Na luta global pela hegemonia neste mundo multipolar, Sorrentino destaca que a estratégia norte-americana é promover uma “guerra contínua e multidimensional” para conter o avanço tecnológico da China e conter militarmente a Rússia. Como parte dessa estratégia, o Brasil foi escolhido como elo a ser atacado “para impedir a emancipação e a libertação nacional do nosso país e do nosso continente”.

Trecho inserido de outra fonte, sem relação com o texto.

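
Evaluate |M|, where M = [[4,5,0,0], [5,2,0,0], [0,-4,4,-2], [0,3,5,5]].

The determinant is -510.

M is block lower-triangular with a 2×2 block and a 2×2 block on the diagonal, so its determinant equals the product of the determinants of the diagonal blocks.
det of the 2×2 block = -17
det of the 2×2 block = 30
det = (-17)·(30) = -510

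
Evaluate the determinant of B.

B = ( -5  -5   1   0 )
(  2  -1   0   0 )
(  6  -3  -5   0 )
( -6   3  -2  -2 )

det(B) = 150

Expand along column 4 (it has 3 zeros):
  + (-2) · M_44   where M_44 = det([-5 -5 1; 2 -1 0; 6 -3 -5]) = -75
det = (+1)·(-2)·(-75) = 150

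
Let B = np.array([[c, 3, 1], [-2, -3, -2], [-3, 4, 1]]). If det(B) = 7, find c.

c = 0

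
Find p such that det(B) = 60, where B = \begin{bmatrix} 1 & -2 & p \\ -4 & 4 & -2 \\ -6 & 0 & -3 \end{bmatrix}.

Expanding along the row containing p, det(B) is linear in p: det(B) = (24)·p + (-12).
Set (24)·p + (-12) = 60  ⇒  (24)·p = 72  ⇒  p = 3.

p = 3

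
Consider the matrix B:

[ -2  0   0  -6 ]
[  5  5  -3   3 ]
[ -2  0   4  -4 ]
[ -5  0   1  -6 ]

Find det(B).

-340

Expand along column 2 (it has 3 zeros):
  + (5) · M_22   where M_22 = det([-2 0 -6; -2 4 -4; -5 1 -6]) = -68
det = (+1)·(5)·(-68) = -340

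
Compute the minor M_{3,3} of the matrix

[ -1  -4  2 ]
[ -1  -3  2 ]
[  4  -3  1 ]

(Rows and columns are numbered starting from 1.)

Delete row 3 and column 3; the remaining 2×2 submatrix is [-1 -4; -1 -3].
Its determinant is (-1)·(-3) − (-4)·(-1) = -1.

-1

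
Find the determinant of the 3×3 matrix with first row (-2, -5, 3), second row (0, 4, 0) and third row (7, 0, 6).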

“O governo norte-americano tem uma estratégia de curto, médio e longo prazo desses ataques porque tem por foco determinado salvar o Bolsonaro e atingir nossas instituições democráticas, impedir nosso esforço de regulamentação das big techs e tem por centro atacar diretamente o papel do Brasil nessa grande articulação do Sul Global, com sua política externa altiva, independente e os esforços pelo desenvolvimento e reindustrialização do nosso país.”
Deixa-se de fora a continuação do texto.